'Pen emerging as a key, but which team has the edge?
NEW YORK – The Guardians have watched Emmanuel Clase emerge as arguably baseball’s best young closer this season with some of the nastiest pitches in the game. Yet, as he unleashed triple-digit fastballs and buckling sliders on Yankees hitters in his third inning of work to finish off a 4-2 win in Game 2 of their American League Division Series, even some of them had to take a moment and marvel.
“It’s kind of hard to describe just how good that guy is,” said first baseman Josh Naylor, whose RBI double punctuated the go-ahead, two-run 10th-inning the Guardians had been waiting for while their bullpen shut down the mighty Yankees offense. “The fact that he’s still throwing 100 [mph] after two innings is nuts.”

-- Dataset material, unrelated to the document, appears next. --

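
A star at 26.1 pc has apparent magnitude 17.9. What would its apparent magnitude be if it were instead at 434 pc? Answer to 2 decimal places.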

For the second time in seven days, the Guardians' bullpen outlasted its counterpart to pull out a low-scoring game. This one, however, followed a different script. After using seven relievers for nine scoreless innings to pull out a 1-0 win over the Rays on Saturday to advance out of the Wild Card round, the Guardians leaned on their dominant late-inning trio this time around. Trevor Stephan, James Karinchak and Clase combined for 4 1/3 scoreless innings of one-hit ball with eight strikeouts in relief of Shane Bieber. Clase covered the final 2 1/3 innings in the longest outing of his Major League career.
Unlike that clinching game against the Rays, the Guardians don’t have an off-day coming to rest. Thanks to Thursday’s rainout, they’ll play the next two nights back in Cleveland, with Game 5 looming on Monday back at Yankee Stadium, if needed. Same, obviously, for the Yankees, who used six relievers – including closer Clay Holmes and Jameson Taillon in the first relief appearance of his Major League career after 143 starts.
“It’s definitely a little different,” Taillon, who warmed up in the bullpen in Game 1 on Tuesday, said before Game 2.
Both teams will have decisions to make on how to handle their bullpen going forward. The way they used their relief corps Friday showed the importance of taking Game 2, especially for Cleveland, which returns home with a 1-1 split instead of facing a must-win Game 3.
In Division Series under the 2-2-1 format, not including 2020 series played at neutral sites, teams that have split the first two games on the road have gone on to advance 26 out of 39 times.
History favors the Guardians, even if they might have to get creative with bullpen usage to get there.
“We don't script it out,” Cleveland manager Terry Francona said of how Friday unfolded.
Clase entered with two outs in the eighth inning after Karinchak walked the bases loaded. Once Clase retired Kyle Higashioka to end the inning, he was bound to stay in for the ninth with Aaron Judge due up. He’d thrown 17 pitches over 1 1/3 innings when Cleveland took the lead in the 10th.
“If he's not in a dangerous area, if he still looks effective, we’re able to send him back out,” Francona said. “If we had not scored, we weren't going to send him back out, but when we scored, that's why we sent him. Try to make the best decisions you can.”
Clase’s 33 pitches marked the second most he has thrown in an outing in his big league career, behind only a 36-pitch outing he threw as a Rangers rookie on Sept. 10, 2019. Last month, however, he came back from a 22-pitch save on Sept. 23 and threw 14 pitches in a save the next day.
“I love the extra importance of the games and the intensity,” Clase said through a translator. “We just keep doing what we do.”
The Guardians should still have Stephan available after he used 21 pitches to fan all four batters he faced. He saved three games in the regular season. Righties Eli Morgan and Enyel De Los Santos and lefty Sam Hentges should also be available in support of starter Triston McKenzie.
“We’ve played games like that all year,” Stephan said. “We were used to it when we were playing the Rays last week. It won’t be the last game, probably, that we’re going to play like this. I feel like when games play out that way, we feel confident and try to take advantage.”
On the Yankees’ side, the only pitcher who went longer than an inning Friday was Jonathan Loáisiga, who retired all five batters he faced on just 15 pitches. No reliever threw more than 18 pitches. The lone major impact could be Taillon’s availability as a starter in the series.
“We never thought this was going to be easy,” Yankees manager Aaron Boone said.